6. The fact that the cell is 32bit in width,
it doesn't mean that the DDR technology must communicate at 32bit! (That's why it needs 2 ICs in order to achieve the 64bit number!
On the contrary, the DDR tech (STANDARD TYPE) can communicate "
efficiently" only at 64bit or multiples of 64bit!
I mean that the width of the cell
doesn't necessarely mean that the communication bandwidth automatically is the same!
It can be anything multiply of the cell width!
In the case of
DDR tech the
communication number standard is 64bit at the time! (the data being transferred 64 bits at a time
always)
That's why we never saw before 48bit types of memory bandwidth in GPUs!
At least that is my "point of view"!
But like i said before, since i don't have a technology backround and since you are an Engineer, probably i am wrong!
In this case again,
the possibilities the 48bit scenario to happen is next to zero!
Because, like you said the 48bit scenario will need
3 or 6 chips!
The 64bit needs just 1 or 2 chips, this 48bit scenario will add the cost certainly,
which is not a good thing since we are talking for below 50$ GPUs!

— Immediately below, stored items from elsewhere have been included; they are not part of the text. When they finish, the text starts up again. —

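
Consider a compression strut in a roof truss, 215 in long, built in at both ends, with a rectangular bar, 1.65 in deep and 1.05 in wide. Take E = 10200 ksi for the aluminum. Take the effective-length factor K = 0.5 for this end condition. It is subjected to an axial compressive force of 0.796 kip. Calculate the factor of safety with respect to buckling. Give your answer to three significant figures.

n ≈ 1.74

Buckling occurs about the weak axis: I_min = h·b³/12 with b = 1.05 in (the shorter side).
I_min = 1.65×1.05³/12 = 0.1592 in⁴
Effective length L_e = K·L = 0.5 × 215 = 107.5 in
P_cr = π²EI / L_e² = π² × 10200×10³ × 0.1592 / 107.5² = 1.387×10^3 lb
Factor of safety n = P_cr / P = 1.3866 / 0.796 = 1.74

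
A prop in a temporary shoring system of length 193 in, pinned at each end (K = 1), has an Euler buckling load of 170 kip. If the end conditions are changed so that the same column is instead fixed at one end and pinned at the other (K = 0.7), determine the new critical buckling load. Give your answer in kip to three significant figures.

P_cr ≈ 347 kip

P_cr ∝ 1/K², so P_cr,new = P_cr,old × (K_old/K_new)² = 170 × (1/0.7)²
= 170 × 2.041 = 347 kip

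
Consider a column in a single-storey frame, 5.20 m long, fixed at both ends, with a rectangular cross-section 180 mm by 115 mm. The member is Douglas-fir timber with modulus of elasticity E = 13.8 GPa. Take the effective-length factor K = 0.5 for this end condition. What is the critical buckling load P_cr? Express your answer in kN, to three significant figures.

Buckling occurs about the weak axis: I_min = h·b³/12 with b = 115 mm (the shorter side).
I_min = 180×115³/12 = 2.281×10^7 mm⁴
I = 2.281×10^7 mm⁴ = 2.281×10^-5 m⁴
Effective length L_e = K·L = 0.5 × 5.20 = 2.600 m
P_cr = π²EI / L_e² = π² × 13.8×10⁹ × 2.281×10^-5 / 2.600² = 4.596×10^5 N

P_cr ≈ 460 kN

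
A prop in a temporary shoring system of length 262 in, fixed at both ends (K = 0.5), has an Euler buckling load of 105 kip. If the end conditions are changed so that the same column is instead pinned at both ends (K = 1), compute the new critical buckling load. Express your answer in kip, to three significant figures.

P_cr ∝ 1/K², so P_cr,new = P_cr,old × (K_old/K_new)² = 105 × (0.5/1)²
= 105 × 0.2500 = 26.2 kip

P_cr ≈ 26.2 kip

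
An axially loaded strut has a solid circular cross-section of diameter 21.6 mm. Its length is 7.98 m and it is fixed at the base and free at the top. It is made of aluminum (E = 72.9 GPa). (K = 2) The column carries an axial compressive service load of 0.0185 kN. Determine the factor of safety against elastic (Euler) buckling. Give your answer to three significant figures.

n ≈ 1.63

I = πd⁴/64 = π×21.6⁴/64 = 1.069×10^4 mm⁴
I = 1.069×10^4 mm⁴ = 1.069×10^-8 m⁴
Effective length L_e = K·L = 2 × 7.98 = 15.96 m
P_cr = π²EI / L_e² = π² × 72.9×10⁹ × 1.069×10^-8 / 15.96² = 30.18 N
Factor of safety n = P_cr / P = 0.030182 / 0.0185 = 1.63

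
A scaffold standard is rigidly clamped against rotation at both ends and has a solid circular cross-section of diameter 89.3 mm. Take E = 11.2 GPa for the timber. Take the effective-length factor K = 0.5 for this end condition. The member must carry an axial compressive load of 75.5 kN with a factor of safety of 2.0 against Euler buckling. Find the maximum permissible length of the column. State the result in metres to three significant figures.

I = πd⁴/64 = π×89.3⁴/64 = 3.122×10^6 mm⁴
I = 3.122×10^-6 m⁴
Required critical load P_cr = n·P = 2.0 × 75.5 = 151.0 kN = 1.510×10^5 N
From P_cr = π²EI/(K·L)²:  L = (1/K)·√(π²EI/P_cr) = (1/0.5)·√(π²×1.12×10^10×3.122×10^-6/1.510×10^5)
L = 3.02 m

L_max ≈ 3.02 m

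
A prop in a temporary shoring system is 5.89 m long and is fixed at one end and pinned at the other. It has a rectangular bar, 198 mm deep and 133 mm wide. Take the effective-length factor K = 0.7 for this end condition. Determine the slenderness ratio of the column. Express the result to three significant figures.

λ ≈ 107

Buckling occurs about the weak axis: I_min = h·b³/12 with b = 133 mm (the shorter side).
I_min = 198×133³/12 = 3.882×10^7 mm⁴
A = 2.633×10^4 mm²;  r_min = √(I/A) = √(3.882×10^7/2.633×10^4) = 38.39 mm
L_e = K·L = 0.7 × 5.89 m = 4.123 m = 4123.0 mm
λ = L_e / r_min = 4123.0 / 38.39 = 107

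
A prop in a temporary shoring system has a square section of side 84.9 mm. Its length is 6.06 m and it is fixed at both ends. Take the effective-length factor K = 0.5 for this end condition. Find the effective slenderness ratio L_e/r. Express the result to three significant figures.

For a square r = a/√12 = 84.9/√12 = 24.51 mm
L_e = K·L = 0.5 × 6.06 m = 3.030 m = 3030.0 mm
λ = L_e / r_min = 3030.0 / 24.51 = 124

λ ≈ 124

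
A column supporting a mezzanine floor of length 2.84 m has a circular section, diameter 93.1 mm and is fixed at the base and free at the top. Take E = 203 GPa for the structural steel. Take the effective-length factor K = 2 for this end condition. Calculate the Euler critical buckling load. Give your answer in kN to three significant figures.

I = πd⁴/64 = π×93.1⁴/64 = 3.688×10^6 mm⁴
I = 3.688×10^6 mm⁴ = 3.688×10^-6 m⁴
Effective length L_e = K·L = 2 × 2.84 = 5.680 m
P_cr = π²EI / L_e² = π² × 203×10⁹ × 3.688×10^-6 / 5.680² = 2.290×10^5 N

P_cr ≈ 229 kN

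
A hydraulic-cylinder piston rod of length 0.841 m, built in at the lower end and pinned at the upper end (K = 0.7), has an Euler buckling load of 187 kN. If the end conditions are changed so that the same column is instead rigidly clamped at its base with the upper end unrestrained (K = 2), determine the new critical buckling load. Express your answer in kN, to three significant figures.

P_cr ≈ 22.9 kN

P_cr ∝ 1/K², so P_cr,new = P_cr,old × (K_old/K_new)² = 187 × (0.7/2)²
= 187 × 0.1225 = 22.9 kN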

Also since the 4350 is already bandwidth limited at 64bit, I can imagine that the 4350 will be even more bandwidth limited at 48bit,
so what this mean for a future much faster DX11 architecture?
It means that the "5350" will be extremely bandwidth limited!
Imagine the scenario (worst case) that the "5350" will have 8 ROPs instead of the 4 ROPs of 4350!
Anyway, we will see at the launch date.